Police react to changing attitudes to cannabis

Over the weekend the results of a Herald poll showed:
Public opinion on smoking weed is turning towards decriminalisation, according to a new poll.
A Herald DigiPoll survey published on Saturday shows almost a third of those surveyed supported decriminalisation, saying they thought smoking cannabis should attract a fine but not a criminal conviction.
Twenty-five per cent went even further and said they think it should be legalised.
Among National Party supporters, 45 per cent supported decriminalisation or legalisation.
However, 53.8 per cent said they favoured keeping the status quo...
...However, the government says it doesn't favour the approach.
"We do not think there are any benefits for decriminalising or legalising cannabis, for medicinal purposes or otherwise, which outweigh the harm it causes to society," Justice Minister Judith Collins told Fairfax.
This morning the NZ Police have issued this statement:  
Police believe the true success of this year’s national cannabis operation is not the drugs destroyed, the guns seized or the suspects arrested but rather the harm that has been prevented from occurring in the community.
Detective Senior Sgt.

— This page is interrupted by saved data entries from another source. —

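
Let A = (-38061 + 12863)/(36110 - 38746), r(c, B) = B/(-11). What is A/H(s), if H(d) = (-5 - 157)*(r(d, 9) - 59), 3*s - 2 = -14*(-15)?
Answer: 138589/140493528 ≈ 0.00098644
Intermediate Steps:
r(c, B) = -B/11 (r(c, B) = B*(-1/11) = -B/11)
s = 212/3 (s = ⅔ + (-14*(-15))/3 = ⅔ + (⅓)*210 = ⅔ + 70 = 212/3 ≈ 70.667)
H(d) = 106596/11 (H(d) = (-5 - 157)*(-1/11*9 - 59) = -162*(-9/11 - 59) = -162*(-658/11) = 106596/11)
A = 12599/1318 (A = -25198/(-2636) = -25198*(-1/2636) = 12599/1318 ≈ 9.5592)
A/H(s) = 12599/(1318*(106596/11)) = (12599/1318)*(11/106596) = 138589/140493528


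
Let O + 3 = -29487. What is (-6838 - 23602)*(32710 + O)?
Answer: -98016800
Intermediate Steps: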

Scott McGill said that during Operation Lucy 105,000 cannabis plants were destroyed, 112 firearms seized and 640 suspects arrested.
“The cannabis trade is a destructive force in New Zealand society,” Mr McGill said. “By destroying over 100,000 plants before they were harvested police have prevented significant social damage from occurring in our community.”
Mr McGill said the arrest of 64 patched gang members or associates during Operation Lucy shows the strong connection between organised crime and the cannabis trade.
“We are very pleased with the results from this year’s operation which show our commitment to restrict the influence of these organised criminal groups.”
An analysis of this could lead to a conclusion that the police also support decriminalisation (though I doubt that was the intention). When they say their greatest success is in the harm  prevented they do not allude to any inherent harm in the cannabis itself. It is, the police say, the cannabis trade that is destructive. They go on to describe why, by referring to 64 patched gang members/associates and firearms seized.

Many people who support change do so because of the criminality illegal trade breeds. This statement from the police won't change their position. It will probably reinforce it.

1 comment:

JC said...

Maybe it will change over time and with familiarity but legalising pot in Colorado has likely increased crime.